Spousal benefits are an important and frequently used Social Security resource. In some cases, so are retroactive benefits. Retroactive spousal Social Security benefits, however, are quite complicated. Anyone in this situation should meet with a financial counselor to review options.

Some of the major factors that could impact receiving these benefits are the life expectancy of the spouse and recipient, the age of retirement, family structure, and living expenses.

Key Takeaways

  • Social Security spousal benefits pay a beneficiary's spouse in retirement.
  • A retroactive benefit is a lump-sum payment of up to 6-months worth of Social Security benefits paid for late claimants.
  • Spousal benefits may be retroactive, but only under certain limited circumstances.

Retroactive Benefits

Retroactive benefits are a one-time payment the Social Security Administration (SSA) can send to those who delay filing for retirement benefits for up to six months beyond their full retirement age (66 years old for many, 67 for those born in 1960 or later). In other words, those who file for benefits after their full retirement age can take a lump sum of up to six months of benefits. that occurred between your full retirement age and your filing date.

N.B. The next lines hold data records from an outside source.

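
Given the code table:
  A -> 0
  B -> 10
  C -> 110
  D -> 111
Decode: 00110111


Decoding:
0 -> A
0 -> A
110 -> C
111 -> D


Result: AACD


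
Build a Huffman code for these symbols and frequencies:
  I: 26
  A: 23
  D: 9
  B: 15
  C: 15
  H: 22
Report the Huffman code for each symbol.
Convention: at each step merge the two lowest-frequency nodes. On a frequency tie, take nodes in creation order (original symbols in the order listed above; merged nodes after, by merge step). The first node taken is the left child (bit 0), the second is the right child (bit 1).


Huffman tree construction:
Step 1: Merge D(9) + B(15) = 24
Step 2: Merge C(15) + H(22) = 37
Step 3: Merge A(23) + (D+B)(24) = 47
Step 4: Merge I(26) + (C+H)(37) = 63
Step 5: Merge (A+(D+B))(47) + (I+(C+H))(63) = 110
Read each symbol's code off the tree from the root (left child = 0, right child = 1).

Codes:
  I: 10 (length 2)
  A: 00 (length 2)
  D: 010 (length 3)
  B: 011 (length 3)
  C: 110 (length 3)
  H: 111 (length 3)
Average code length: 281/110 = 2.5545 bits/symbol


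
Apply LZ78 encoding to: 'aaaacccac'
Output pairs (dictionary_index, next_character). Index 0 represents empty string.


LZ78 encoding steps:
Dictionary: {0: ''}
Step 1: w='' (idx 0), next='a' -> output (0, 'a'), add 'a' as idx 1
Step 2: w='a' (idx 1), next='a' -> output (1, 'a'), add 'aa' as idx 2
Step 3: w='a' (idx 1), next='c' -> output (1, 'c'), add 'ac' as idx 3
Step 4: w='' (idx 0), next='c' -> output (0, 'c'), add 'c' as idx 4
Step 5: w='c' (idx 4), next='a' -> output (4, 'a'), add 'ca' as idx 5
Step 6: w='c' (idx 4), end of input -> output (4, '')


Encoded: [(0, 'a'), (1, 'a'), (1, 'c'), (0, 'c'), (4, 'a'), (4, '')]


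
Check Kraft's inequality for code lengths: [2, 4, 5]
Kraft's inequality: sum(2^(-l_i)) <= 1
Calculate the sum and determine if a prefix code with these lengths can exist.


Sum = 2^(-2) + 2^(-4) + 2^(-5)
    = 0.25 + 0.0625 + 0.03125
    = 11/32 = 0.34375
Since 0.34375 <= 1, Kraft's inequality IS satisfied.
A prefix code with these lengths CAN exist.

Kraft sum = 0.34375. Satisfied.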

The lump-sum payment is appealing but comes with a stern condition: The benefit recipient's filing date is pushed back, creating a permanently lower monthly retirement benefit and survivor benefit, up to 4% less.

Spousal Benefits

Spouses can collect Social Security in more than one way: based on their own earnings record, or as a spousal benefit that will provide half of the other spouse's benefit as calculated at their full retirement age. Spouses thus can collect Social Security based on their own earnings record, or as a spousal benefit that will provide half of their spouse's benefit.

A spouse eligible for benefits both as a retired worker and as a spouse (or divorced spouse) and who is not yet full retirement age must apply for both benefits. The SSA will pay the higher of the two benefits.

One common tactic to claim spousal benefits was known as file and suspend. One spouse would file at full retirement age and the other would claim spousal benefits on the first spouse's record. The first spouse then has Social Security to suspend his or her benefits. Both then accrued delayed retirement credits that increased their eventual monthly benefit—all the while collecting spousal benefits.

As part of the Bipartisan Budget Act of 2015, Congress eliminated file and suspend for those who turned 62 on or after Jan. 2, 2016.

How Spousal Benefits Can Be Retroactive

Certain circumstances do still allow for spousal benefits to be retroactive:

  • A surviving spouse younger than full retirement age and who files for survivor benefits within one month of the worker's death can receive a month of retroactive benefits, starting with the month the worker died.
  • A widow or widower who is under full retirement age may qualify for up to six months of retroactive benefits if the deceased worker claimed reduced benefits before full retirement age.
  • Disabled widows and widowers, who are eligible to claim survivor benefits as early as age 50, can collect up to 12 months of retroactive survivor benefits if they claim survivor benefits before age 61.

The Bottom Line

Spousal Social Security benefits are retroactive. These benefits are quite complicated, and anyone in this type of situation is advised to sit down with a financial counselor to review options.